The House Economic and Educational Opportunities Subcommittee on Oversight and Investigations last week held the first of what is expected to be a series of hearings on the standards issue.
Rep. Peter Hoekstra, R-Mich., the subcommittee’s chairman, said the hearings will help the panel “insure that we have established a framework for policy initiatives [that] allow for a federal role only where absolutely necessary.”
Rep. Tom Sawyer, D-Ohio, the ranking Democrat on the panel, compared federal funding of academic standards to the creation of the land-grant colleges, in which money was directed toward “a national concern without federal control.”
The content of some standards published by academic groups has come under fire in recent months, particularly history standards that critics say portray the United States in an unduly negative light and downplay the roles of traditional historical figures.
The Senate in January considered adding to an unrelated bill an amendment that would have barred the use of federal funds to certify any existing history standards. Instead, they agreed to a non-binding resolution urging the goals panel not to certify them. (See Education Week, 1/11/95. and related story)
In addition to national standards, the subcommittee heard testimony on the Clinton Administration’s flagship education program, Goals 2000, which provides grants to states and school districts that agree to set high academic standards.
Invitation to Meddling?
Critics complain that the program gives federal officials too much leeway to meddle in local matters. A requirement that states set so-called “opportunity to learn” standards or strategies as part of their Goals 2000 reform plans has been met with particularly strong opposition.
Goals 2000 has also come under fire because a separate provision of the 1994 law creating the grant program authorizes creation of a national body, known as the National Education Standards and Improvement Council, to review model national standards and standards submitted voluntarily by states.
Rep. Bill Goodling, R-Pa., who chairs the full House committee, has introduced legislation that would remove the nesic and opportunity-to-learn provisions from the Goals 2000: Educate America Act.
Lynne V. Cheney, head of the National Endowment for the Humanities when the n.e.h. helped pay for standards-setting projects in several disciplines, told the subcommittee that she has changed her mind. The federal government should get out of the education arena, she said last week, because its officials are beholden to the “education establishment.”

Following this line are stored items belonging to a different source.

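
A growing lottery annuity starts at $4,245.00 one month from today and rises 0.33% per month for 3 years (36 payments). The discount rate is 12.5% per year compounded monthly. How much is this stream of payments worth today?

Periodic rate r = 0.125/12 per month; n is counted in months.
Growing ordinary annuity: PV = PMT₁ × [1 − ((1+g)/(1+r))^n] / (r − g) = 4,245 × [1 − ((1+0.0033)/(1+r))^36] / (r − 0.0033) = $134,007.85.

$134,007.85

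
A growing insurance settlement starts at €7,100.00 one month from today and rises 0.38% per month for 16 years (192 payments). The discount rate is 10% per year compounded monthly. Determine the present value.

€906,836.24

Periodic rate r = 0.1/12 per month; n is counted in months.
Growing ordinary annuity: PV = PMT₁ × [1 − ((1+g)/(1+r))^n] / (r − g) = 7,100 × [1 − ((1+0.0038)/(1+r))^192] / (r − 0.0038) = €906,836.24.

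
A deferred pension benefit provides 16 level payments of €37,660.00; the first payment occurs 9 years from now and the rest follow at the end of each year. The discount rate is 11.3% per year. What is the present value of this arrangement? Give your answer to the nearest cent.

€116,005.22

Ordinary annuity of 16 payments, first payment at period 9.
Periodic rate r = 0.113 per year.
The ordinary-annuity PV formula values the stream one period before the first payment (period 8); discount that back 8 periods:
PV₀ = 37,660 × [1 − (1+r)^−16] / r × (1+r)^−8 = €116,005.22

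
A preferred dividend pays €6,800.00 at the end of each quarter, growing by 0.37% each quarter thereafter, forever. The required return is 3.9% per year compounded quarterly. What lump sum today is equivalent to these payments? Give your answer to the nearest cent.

€1,123,966.94

Periodic rate r = 0.039/4 per quarter.
Growing perpetuity (Gordon): PV = PMT₁ / (r − g) = 6,800 / (r − 0.0037) = €1,123,966.94.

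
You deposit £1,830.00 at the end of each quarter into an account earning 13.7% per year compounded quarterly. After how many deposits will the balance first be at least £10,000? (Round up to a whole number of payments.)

Periodic rate r = 0.137/4 per quarter; n is counted in quarters.
Ordinary annuity FV: 10,000 = 1,830 × [((1+r)^n − 1)/r].
(1+r)^n = 1 + 10,000 × r / 1,830, so n = ln(1 + 10,000·r/1,830) / ln(1+r) = 5.09.
Round up to a whole number of payments: n = 6.

6 payments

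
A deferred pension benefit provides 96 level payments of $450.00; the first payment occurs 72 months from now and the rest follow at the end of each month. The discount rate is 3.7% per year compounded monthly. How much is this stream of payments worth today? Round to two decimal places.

Ordinary annuity of 96 payments, first payment at period 72.
Periodic rate r = 0.037/12 per month; n is counted in months.
The ordinary-annuity PV formula values the stream one period before the first payment (period 71); discount that back 71 periods:
PV₀ = 450 × [1 − (1+r)^−96] / r × (1+r)^−71 = $30,011.64

$30,011.64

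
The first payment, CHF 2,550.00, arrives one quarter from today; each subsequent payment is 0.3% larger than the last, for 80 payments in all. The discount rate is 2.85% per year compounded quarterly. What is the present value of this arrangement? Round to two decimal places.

Periodic rate r = 0.0285/4 per quarter; n is counted in quarters.
Growing ordinary annuity: PV = PMT₁ × [1 − ((1+g)/(1+r))^n] / (r − g) = 2,550 × [1 − ((1+0.003)/(1+r))^80] / (r − 0.003) = CHF 173,017.10.

CHF 173,017.10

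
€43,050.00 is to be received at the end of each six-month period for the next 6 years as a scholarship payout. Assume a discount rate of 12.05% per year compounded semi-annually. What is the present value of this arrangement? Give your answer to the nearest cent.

This is an ordinary annuity: 12 payments of €43,050.00 at the end of each six-month period.
Periodic rate r = 0.1205/2 per half-year; n is counted in half-years.
PV = PMT × [(1 − (1+r)^−n)/r] = 43,050 × [1 − (1+r)^−12] / r = €360,430.32

€360,430.32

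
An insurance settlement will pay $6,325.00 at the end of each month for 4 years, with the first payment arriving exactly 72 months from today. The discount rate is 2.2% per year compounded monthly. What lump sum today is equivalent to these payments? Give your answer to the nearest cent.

Ordinary annuity of 48 payments, first payment at period 72.
Periodic rate r = 0.022/12 per month; n is counted in months.
The ordinary-annuity PV formula values the stream one period before the first payment (period 71); discount that back 71 periods:
PV₀ = 6,325 × [1 − (1+r)^−48] / r × (1+r)^−71 = $254,960.83

$254,960.83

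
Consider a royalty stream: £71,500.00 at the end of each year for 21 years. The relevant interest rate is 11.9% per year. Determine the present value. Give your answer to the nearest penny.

£544,173.72

This is an ordinary annuity: 21 payments of £71,500.00 at the end of each year.
Periodic rate r = 0.119 per year.
PV = PMT × [(1 − (1+r)^−n)/r] = 71,500 × [1 − (1+r)^−21] / r = £544,173.72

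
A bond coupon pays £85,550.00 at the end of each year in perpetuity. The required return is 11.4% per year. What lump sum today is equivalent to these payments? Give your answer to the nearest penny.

Periodic rate r = 0.114 per year.
Level perpetuity: PV = PMT / r = 85,550 / (0.114) = £750,438.60.

£750,438.60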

Others testified in favor of a federal role in promoting high academic standards, including Diane Ravitch, a senior fellow with the Brookings Institution and a former assistant secretary of education in the Bush Administration; Pascal D. Forgione, the state superintendent in Delaware and a former staff director for the National Education Goals Panel; and Sen. Jeff Bingaman, D-N.M., an early supporter of national goals and standards.
“This is an anti-establishment program and that’s why I’m supporting it,” said Albert Shanker, the president of the American Federation of Teachers, said of Goals 2000. “I don’t think you see the establishment lining up outside the door asking for standards and assessments to be imposed on them.”
Several witnesses endorsed the idea of having the goals panel, rather than nesic, review standards set by states and national organizations.
“What is critical for the Republican majority to recognize,” said Ms. Ravitch, is that without an independent review body “you are leaving all these printed volumes of national standards to the field that will embrace them.”